Yehuda Amichaï

Cet article est extrait de l'ouvrage Larousse « Dictionnaire mondial des littératures ».

Poète et écrivain israélien d'expression hébraïque (Würzburg, Allemagne 1924 – Jérusalem 2000).

Il passa son enfance dans un milieu familial imprégné de traditions juives qui allaient se refléter plus tard dans son œuvre. Le nazisme qui anéantit la communauté juive de sa ville natale, et qu'il fit revivre dans son roman Ni de maintenant ni d'ici (1963), l'obligea à quitter l'Allemagne. Il immigra en Palestine en 1936 et s'installa à Jérusalem. Pendant la Seconde Guerre mondiale, il s'engagea dans la brigade juive de l'armée britannique, puis participa à la guerre d'Indépendance. Dès la parution de son premier recueil de poèmes (Aujourd'hui et Autrefois, 1955), il s'affirma comme le chef de file d'une nouvelle lignée littéraire qui substituait au « nous » et à l'identification aux valeurs collectives de la génération précédente le « je » de l'homme moderne en proie au doute et à l'angoisse. Dans les recueils qui suivirent (À deux espoirs de distance, 1958 ; Au jardin public, 1959 ; Maintenant dans le tumulte, 1968 ; Derrière tout cela se cache un grand bonheur, 1974 ; Grande Quiétude : questions et réponses, 1980 ; Homme tu fus et homme tu redeviendras, 1985 ; Achziv, Caesarea et amour, 1996 ; Ouvert, fermé, ouvert, 1998), il confirme sa révolte contre les grands thèmes nationaux pour mettre en valeur la petite vie de l'individu, et choisit pour maîtres Auden, Eliot et Rilke. Adoptant l'hébreu parlé, il brise la métrique conventionnelle et emprunte au vocabulaire scientifique et militaire pour créer des images et des métaphores particulièrement originales.
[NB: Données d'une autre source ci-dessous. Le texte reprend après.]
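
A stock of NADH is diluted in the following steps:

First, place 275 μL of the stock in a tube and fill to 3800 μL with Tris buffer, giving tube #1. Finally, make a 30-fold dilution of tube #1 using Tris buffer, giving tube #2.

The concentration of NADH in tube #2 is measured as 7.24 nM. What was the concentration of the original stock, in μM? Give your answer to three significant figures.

3.00 μM

Step 1: 275 μL brought to 3800 μL → factor 3800/275 = 13.818
Step 2: 30-fold → factor 30
Overall dilution factor = 13.818 × 30 = 414.55
Stock = 7.24 nM × 414.55 = 3001 nM = 3.00 μM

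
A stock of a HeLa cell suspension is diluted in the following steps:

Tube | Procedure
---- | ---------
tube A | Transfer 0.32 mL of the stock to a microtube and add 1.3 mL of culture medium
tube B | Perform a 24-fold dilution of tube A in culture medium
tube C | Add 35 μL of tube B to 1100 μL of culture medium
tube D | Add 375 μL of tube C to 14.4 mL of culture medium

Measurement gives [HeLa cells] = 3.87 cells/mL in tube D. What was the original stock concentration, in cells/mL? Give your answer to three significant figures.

Step 1: 0.32 mL + 1.3 mL = 1.62 mL total → factor 1.62/0.32 = 5.0625
Step 2: 24-fold → factor 24
Step 3: 35 μL + 1100 μL = 1135 μL total → factor 1135/35 = 32.429
Step 4: 375 μL + 14.4 mL = 14775 μL total → factor 14775/375 = 39.4
Overall dilution factor = 5.0625 × 24 × 32.429 × 39.4 = 1.5524 × 10^5
Stock = 3.87 cells/mL × 1.5524 × 10^5 = 6.01 × 10^5 cells/mL

6.01 × 10^5 cells/mL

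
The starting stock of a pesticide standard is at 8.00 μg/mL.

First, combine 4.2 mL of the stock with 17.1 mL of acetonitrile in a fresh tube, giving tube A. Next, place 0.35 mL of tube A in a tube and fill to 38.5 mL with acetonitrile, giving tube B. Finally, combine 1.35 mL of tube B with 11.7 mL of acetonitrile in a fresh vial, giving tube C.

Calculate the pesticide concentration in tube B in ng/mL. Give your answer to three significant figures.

Step 1: 4.2 mL + 17.1 mL = 21.3 mL total → factor 21.3/4.2 = 5.0714
Step 2: 0.35 mL brought to 38.5 mL → factor 38.5/0.35 = 110
Dilution factor through tube B = 5.0714 × 110 = 557.86
[tube B] = 8.00 μg/mL / 557.86 = 0.01434 μg/mL = 14.3 ng/mL

14.3 ng/mL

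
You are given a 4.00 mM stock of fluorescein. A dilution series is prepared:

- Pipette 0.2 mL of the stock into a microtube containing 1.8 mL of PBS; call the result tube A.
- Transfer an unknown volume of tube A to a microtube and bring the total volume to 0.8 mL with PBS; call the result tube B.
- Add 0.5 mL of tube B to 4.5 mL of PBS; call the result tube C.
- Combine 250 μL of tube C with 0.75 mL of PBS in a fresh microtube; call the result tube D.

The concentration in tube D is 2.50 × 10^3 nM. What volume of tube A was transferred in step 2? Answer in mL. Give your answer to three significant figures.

0.200 mL

Step 1: 0.2 mL + 1.8 mL = 2 mL total → factor 2/0.2 = 10
Step 2: v brought to 0.8 mL → factor = 0.8 mL/v
Step 3: 0.5 mL + 4.5 mL = 5 mL total → factor 5/0.5 = 10
Step 4: 250 μL + 0.75 mL = 1000 μL total → factor 1000/250 = 4
Product of known-step factors = 400
Overall factor = 4.00 mM / (2.50 × 10^3 nM) = 1600
Step-2 factor = 1600 / 400 = 4
v = 0.8 mL / 4 = 0.200 mL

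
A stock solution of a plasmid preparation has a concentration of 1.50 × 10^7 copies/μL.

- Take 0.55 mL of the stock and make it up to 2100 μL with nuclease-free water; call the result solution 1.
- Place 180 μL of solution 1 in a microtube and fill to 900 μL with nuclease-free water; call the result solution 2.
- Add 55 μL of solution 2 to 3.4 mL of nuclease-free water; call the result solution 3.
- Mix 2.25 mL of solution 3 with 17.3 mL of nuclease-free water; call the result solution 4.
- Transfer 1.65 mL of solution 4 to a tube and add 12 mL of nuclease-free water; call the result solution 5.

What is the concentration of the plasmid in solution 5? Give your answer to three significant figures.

174 copies/μL

Step 1: 0.55 mL brought to 2100 μL → factor 2.1/0.55 = 3.8182
Step 2: 180 μL brought to 900 μL → factor 900/180 = 5
Step 3: 55 μL + 3.4 mL = 3455 μL total → factor 3455/55 = 62.818
Step 4: 2.25 mL + 17.3 mL = 19.55 mL total → factor 19.55/2.25 = 8.6889
Step 5: 1.65 mL + 12 mL = 13.65 mL total → factor 13.65/1.65 = 8.2727
Overall dilution factor = 3.8182 × 5 × 62.818 × 8.6889 × 8.2727 = 86204
Final = 1.50 × 10^7 copies/μL / 86204 = 174 copies/μL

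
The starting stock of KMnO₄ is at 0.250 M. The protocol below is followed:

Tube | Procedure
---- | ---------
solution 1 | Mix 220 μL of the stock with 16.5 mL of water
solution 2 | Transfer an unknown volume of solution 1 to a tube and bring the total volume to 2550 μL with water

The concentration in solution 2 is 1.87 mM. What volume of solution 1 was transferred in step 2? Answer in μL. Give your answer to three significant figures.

1.45 × 10^3 μL

Step 1: 220 μL + 16.5 mL = 16720 μL total → factor 16720/220 = 76
Step 2: v brought to 2550 μL → factor = 2550 μL/v
Product of known-step factors = 76
Overall factor = 0.250 M / (1.87 mM) = 133.69
Step-2 factor = 133.69 / 76 = 1.7591
v = 2550 μL / 1.7591 = 1.45 × 10^3 μL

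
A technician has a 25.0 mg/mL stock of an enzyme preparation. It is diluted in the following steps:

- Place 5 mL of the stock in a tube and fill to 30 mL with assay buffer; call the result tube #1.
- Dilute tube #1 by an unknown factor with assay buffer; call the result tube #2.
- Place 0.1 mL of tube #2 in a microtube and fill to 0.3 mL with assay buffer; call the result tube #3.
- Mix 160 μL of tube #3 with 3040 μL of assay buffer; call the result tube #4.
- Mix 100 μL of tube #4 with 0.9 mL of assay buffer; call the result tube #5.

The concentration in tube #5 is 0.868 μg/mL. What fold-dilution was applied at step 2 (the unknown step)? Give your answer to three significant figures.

8.00-fold

Step 1: 5 mL brought to 30 mL → factor 30/5 = 6
Step 2: unknown factor x
Step 3: 0.1 mL brought to 0.3 mL → factor 0.3/0.1 = 3
Step 4: 160 μL + 3040 μL = 3200 μL total → factor 3200/160 = 20
Step 5: 100 μL + 0.9 mL = 1000 μL total → factor 1000/100 = 10
Product of known-step factors = 3600
Overall factor = 25.0 mg/mL / (0.868 μg/mL) = 28802
x = 28802 / 3600 = 8.00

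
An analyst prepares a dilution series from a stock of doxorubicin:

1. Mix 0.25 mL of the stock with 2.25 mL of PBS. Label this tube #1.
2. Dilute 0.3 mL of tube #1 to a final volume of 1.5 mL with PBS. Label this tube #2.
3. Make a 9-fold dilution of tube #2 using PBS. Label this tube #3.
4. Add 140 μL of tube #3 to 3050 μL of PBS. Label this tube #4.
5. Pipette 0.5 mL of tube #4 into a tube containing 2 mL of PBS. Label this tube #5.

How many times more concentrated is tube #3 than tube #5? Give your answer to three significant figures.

114

Step 1: 0.25 mL + 2.25 mL = 2.5 mL total → factor 2.5/0.25 = 10
Step 2: 0.3 mL brought to 1.5 mL → factor 1.5/0.3 = 5
Step 3: 9-fold → factor 9
Step 4: 140 μL + 3050 μL = 3190 μL total → factor 3190/140 = 22.786
Step 5: 0.5 mL + 2 mL = 2.5 mL total → factor 2.5/0.5 = 5
Dilution factor to tube #3 = 450; to tube #5 = 51268
[tube #3]/[tube #5] = (factor to tube #5)/(factor to tube #3) = 51268/450 = 114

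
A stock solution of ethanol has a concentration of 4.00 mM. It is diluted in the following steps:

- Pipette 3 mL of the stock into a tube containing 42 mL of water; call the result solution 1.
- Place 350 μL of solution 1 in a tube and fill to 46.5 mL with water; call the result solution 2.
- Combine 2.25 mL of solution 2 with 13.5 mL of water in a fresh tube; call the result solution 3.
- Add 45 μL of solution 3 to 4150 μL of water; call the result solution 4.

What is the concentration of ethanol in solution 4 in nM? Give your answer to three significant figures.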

Les termes, les locutions, les versets bibliques qu'il utilise sont extraits de leur contexte habituel et réemployés dans de nouvelles combinaisons déconcertantes où souvent sacré et profane s'affrontent de manière inattendue. Ayant désacralisé la tradition, démythifié le passé, Amichaï fait apparaître la condition à la fois tragique et ironique de l'homme moderne, antihéros par essence, combattant malgré lui, à la recherche désespérée de l'amour et de la paix. Tout comme sa poésie, ses nouvelles (Dans ce vent terrible, 1961) et son théâtre (Voyage à Ninive, 1962 ; Cloches et Trains, 1968) sont marquées par l'abandon des relations logiques entre le temps et l'espace au profit d'un monde subjectif dominé par la nostalgie et l'absurde.